Ontario correctional centres workers strongly reject new contract
When tentative deal was signed, province said it would not add to its expenditures in effort to balance books
Workers at correctional institutions across Ontario have rejected a tentative contract agreement with the province.
The Ontario Public Service Employees Union says the three-year deal reached Nov. 23 was rejected by a 67-per-cent margin.
Details of the tentative deal covering 5,500 employees in provincial jails, correctional facilities, youth centres and probation and parole offices have not been released.
In a statement, OPSEU president Warren "Smokey" Thomas said he is not surprised by the results of the vote because the government "didn't even come close" to addressing what he calls a "crisis in correctional services in this province."
Thomas said probation and parole officers struggle with the highest caseloads in the country, while spending per offender is the second-lowest.
Moreover, said Thomas, "lethal weapons are being brought into parole offices but the government stubbornly refuses to install metal detectors, putting officers' lives needlessly in jeopardy."
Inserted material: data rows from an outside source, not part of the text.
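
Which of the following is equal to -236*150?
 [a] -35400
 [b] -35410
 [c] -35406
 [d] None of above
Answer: a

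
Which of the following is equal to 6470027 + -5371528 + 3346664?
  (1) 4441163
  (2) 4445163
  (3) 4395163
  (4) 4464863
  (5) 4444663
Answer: 2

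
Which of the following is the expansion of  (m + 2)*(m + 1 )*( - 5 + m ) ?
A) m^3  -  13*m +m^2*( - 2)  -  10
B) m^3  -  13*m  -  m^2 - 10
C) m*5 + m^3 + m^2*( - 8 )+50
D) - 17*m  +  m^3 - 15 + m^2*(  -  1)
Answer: A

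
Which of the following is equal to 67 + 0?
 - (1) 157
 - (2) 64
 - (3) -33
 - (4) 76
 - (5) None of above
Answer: 5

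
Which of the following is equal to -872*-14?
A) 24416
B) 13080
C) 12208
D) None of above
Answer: C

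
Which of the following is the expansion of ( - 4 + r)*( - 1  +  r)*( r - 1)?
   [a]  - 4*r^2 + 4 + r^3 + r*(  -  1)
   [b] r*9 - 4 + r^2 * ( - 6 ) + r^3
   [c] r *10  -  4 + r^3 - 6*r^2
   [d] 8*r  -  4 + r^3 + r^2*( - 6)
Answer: b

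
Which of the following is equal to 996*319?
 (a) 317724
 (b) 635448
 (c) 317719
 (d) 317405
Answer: a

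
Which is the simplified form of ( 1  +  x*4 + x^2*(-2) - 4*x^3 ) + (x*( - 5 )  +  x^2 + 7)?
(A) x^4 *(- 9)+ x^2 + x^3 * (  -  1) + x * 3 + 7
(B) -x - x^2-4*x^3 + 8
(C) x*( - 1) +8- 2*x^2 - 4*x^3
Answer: B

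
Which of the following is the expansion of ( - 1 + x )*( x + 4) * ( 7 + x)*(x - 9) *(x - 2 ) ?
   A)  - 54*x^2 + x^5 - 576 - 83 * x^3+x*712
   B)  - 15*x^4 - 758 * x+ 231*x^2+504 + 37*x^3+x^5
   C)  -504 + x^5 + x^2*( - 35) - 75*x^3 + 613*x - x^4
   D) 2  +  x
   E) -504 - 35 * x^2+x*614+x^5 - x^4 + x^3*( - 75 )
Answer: E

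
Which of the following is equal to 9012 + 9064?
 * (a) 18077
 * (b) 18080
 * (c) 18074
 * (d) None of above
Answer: d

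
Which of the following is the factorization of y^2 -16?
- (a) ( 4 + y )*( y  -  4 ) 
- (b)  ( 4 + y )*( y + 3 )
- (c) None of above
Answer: a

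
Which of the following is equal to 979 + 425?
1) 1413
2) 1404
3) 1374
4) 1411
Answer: 2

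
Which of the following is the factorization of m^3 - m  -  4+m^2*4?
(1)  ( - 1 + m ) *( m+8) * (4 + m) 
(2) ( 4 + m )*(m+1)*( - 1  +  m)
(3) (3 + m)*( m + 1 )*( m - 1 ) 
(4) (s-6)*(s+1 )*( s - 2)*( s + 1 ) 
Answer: 2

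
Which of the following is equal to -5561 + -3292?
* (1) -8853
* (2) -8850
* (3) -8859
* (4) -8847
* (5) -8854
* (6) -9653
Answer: 1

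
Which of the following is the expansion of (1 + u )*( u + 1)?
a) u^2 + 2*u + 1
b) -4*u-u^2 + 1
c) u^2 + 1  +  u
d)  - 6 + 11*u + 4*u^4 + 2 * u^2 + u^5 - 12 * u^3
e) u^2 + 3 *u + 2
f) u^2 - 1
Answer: a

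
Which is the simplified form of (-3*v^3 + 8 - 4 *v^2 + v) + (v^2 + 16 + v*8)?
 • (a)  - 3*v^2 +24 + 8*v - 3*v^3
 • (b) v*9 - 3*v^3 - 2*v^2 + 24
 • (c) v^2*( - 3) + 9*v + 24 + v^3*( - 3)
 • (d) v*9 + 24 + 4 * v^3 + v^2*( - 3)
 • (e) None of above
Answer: c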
"This is a wake-up call for (Premier) Kathleen Wynne," added Thomas. "I call on this government to come back to the bargaining table with proposals that recognize the extraordinary skills, commitment and courage required of correctional staff."
When the tentative deal was signed, the province said it would not add to government expenditures as it battles to balance its books.
The rejection of the deal comes just a week after the province announced it hired 91 new correctional officers.